Geez, I'm hungry. I wish I had King Kong Gyros. I've got some Kosher Dill pickles in the fridge that have my name on it. That'll do for now.


  1. BWAHAHA! Now you are forever in the throes of cycling! Glad to have you here.

    By the way, where have you been? Granted anyone else riding consistently could ask me the same question, so I guess that answers that.

  2. Giro Wuh?

    Joking. Long time no see. You doing the Tour de Cure ride next Sunday?

  3. I'm officially psychotic about cycling.

    As for whereabouts, I'm still swimming & running, but you people don't care about that. As for biking, morning Shabbos+1 rides don't work for me unless we're waking the roosters. With Katherine's work schedule, here's what I've got: Weekend#1 6AM start times; Weekend #2: After 3PM. I've also been a regular on the Wednesday Trek Store rides.

    I like to think that one day when I quit caring about cycling and become a true sociopath (golfer), those early morning start times will work out well for me. It's comforting to know that after 18 holes, I will still be able to mow the lawn in Bermudas and golf cleats by 10 AM. Uh oh, more boring golf talk!

    Here's the summary, Shim:
    1) Boring stuff blah blah blah
    2) I like cycling now!

  4. " ... likely countless American tourists here that have no idea that this race is even going on."

    I think that's Italy's fault. It'a all about the marketing. France has figured it out. "Giro d'Italia" doesn't rhyme with "Lance" so who cares about it?

    Make sure you ride through Elmwood at about 7 AM on Sundays. I'll pull out an 8 on 2 (wedge hole), and send whitey your way.

  5. that and the Italian media has boycotted Lance for organizing the protest that the Giro circuit courses were too dangerous. Yeah. Nice try.
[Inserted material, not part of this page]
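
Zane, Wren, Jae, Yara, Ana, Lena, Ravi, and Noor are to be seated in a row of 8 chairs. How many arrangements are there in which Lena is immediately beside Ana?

Treat {Lena, Ana} as a single unit. There are 7 units to order, and the pair itself can be ordered 2 ways.
So the count is 2·(7)! = 10080.

10080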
    It was always fun to try to hit the chickewire shrouded golf cart shagging balls at the range. We'd put a dollar on that one. Deal's still on for Elmwood #2.

  6. I don't get it, at least not yet.

    Similarly, I like to eat (and I think I'm pretty good at it), but don't think I'd linger too long on ESPN-12's International Competitive Eating Semi-Finals if I came across it on the TV.

  7. wha-sa you mean you don't a-know any italianios? shuttup a you face and ask-a your fratello Murphini about El Gyro. I've had them in Chicago at the Gold Coast hot dog stand. Get it dipped with the spicy peppers. Es Bueno.

    Just because I haven't been to Europe (that was brother Matt), doesn't mean I can't hijack this conversation about my italianity. By god, I wrecked a Campy chain this weekend after following Munson's instx how to clean it. (Turns out I should have threaded it correctly THROUGH the dereuller pulleys before shiftig and torquing it crooked!)

    BTW, where is Cyclism Sunday when you need it? Giro would be much more fun to watch than Bull Riding!

    Looks like Brady, Brendan and I will ride on Sunday morning here in KC. If you show mercy on the uphills, I'll show mercy on the downhills

  8. Scott: If it's not appreciating Gyros, it's likely because you're vegan and there isn't a tofu version out there. If it's universal sports coverage of the Gyro you don't get, rabbit ears and a digital receiver will pull in local channel 6.2. If its not yet appreciating the Giro, give it some time. It took me >20 yrs, but you're a faster study than I ever was.

    Murphy-ni: you're the Italian family's hired Mic, looking pretty on the surface, but doing the dirty work beneath the scenes. Among the inner circle, but you'll never scrub the Irish blood out of you.

    I've enjoyed the Chicago Gold Coast hot dog stand, too. It wasn't a gyro, but a blistering atomic dog with all the fixins including jalapenos. Sweat's breaking out on my forehead even thinking about it now. Delicious.

    Sunday will be fun riding with you and Brendan. <- That fella gets a little squirrely sitting in on the hills. If he hangs back, I will too. But if he lets loose, it'll be on. You'll have to unload one of your famous downhill attacks to bridge.